“You wouldn’t choose a hotel that only has stairs and no elevator because it’s clear that that would be excluding some members”
Consider this a preview. This fall, abortion is going to be a hot topic in higher education.
The Chronicle of Higher Education reports:
To Boycott or Not? Academic Conferences Face Pressure to Avoid Abortion-Hostile States
Corinne Low, an assistant professor of business economics and public policy at the University of Pennsylvania’s Wharton School, sat down with her colleagues last month to discuss what Low said was the year’s biggest event for economists: the Allied Social Sciences Associations’ annual meeting, hosted by the American Economic Association. But they weren’t talking about presentations or forums or interviews. They were worried about the location.
The 2023 annual meeting was set to take place in New Orleans, where a Louisiana law banning nearly all abortions was about to take effect. The U.S. Supreme Court had just issued its decision on Dobbs v. Jackson Women’s Health Organization, revoking the constitutional right to abortion that had been in place for nearly 50 years.
Many of Low’s colleagues had been pregnant at conferences. One had serious complications that required time in a hospital. They wondered if going to a state with restrictions on abortion would create disincentives for doctors to act to save pregnant women or their future fertility.
“The difference between if a doctor has to say, ‘I have to have a 99-percent chance the patient will die without intervention before I’m allowed to act,’ versus being able to say, ‘In my best medical judgment, the best thing to do is to act here’ — that difference is enormous,” Low said.
So Low and six of her colleagues drafted a letter to the economics association, demanding it relocate its 2023 meeting, and the 2024 meeting planned for San Antonio. They opened the letter to co-signers who vowed not to attend if the annual meeting was held in New Orleans while the abortion ban remained in place. The letter collected more than 1,000 co-signers by July 1.
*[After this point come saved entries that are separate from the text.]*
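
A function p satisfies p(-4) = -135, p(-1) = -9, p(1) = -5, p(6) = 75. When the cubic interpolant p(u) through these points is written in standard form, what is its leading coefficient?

The leading coefficient equals the top divided difference p[-4,-1,1,6].
p[-4,-1] = (-9 - (-135)) / (-1 - (-4)) = 42
p[-1,1] = (-5 - (-9)) / (1 - (-1)) = 2
p[1,6] = (75 - (-5)) / (6 - 1) = 16
p[-4,-1,1] = (2 - 42) / (1 - (-4)) = -8
p[-1,1,6] = (16 - 2) / (6 - (-1)) = 2
p[-4,-1,1,6] = (2 - (-8)) / (6 - (-4)) = 1

1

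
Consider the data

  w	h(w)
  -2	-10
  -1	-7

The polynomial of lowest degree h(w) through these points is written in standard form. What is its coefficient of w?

3

The leading coefficient equals the top divided difference h[-2,-1].
h[-2,-1] = (-7 - (-10)) / (-1 - (-2)) = 3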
And the AEA listened, Low said. The organization recommended that all first-round job-market interviews, a large appeal of the conferences, be held online. Now Low and her fellow economists are calling for the AEA conference to become fully hybrid.
“You wouldn’t choose a hotel that only has stairs and no elevator because it’s clear that that would be excluding some members,” Low said. “And you shouldn’t choose a place where certain people are differentially going to be unable to access health care.”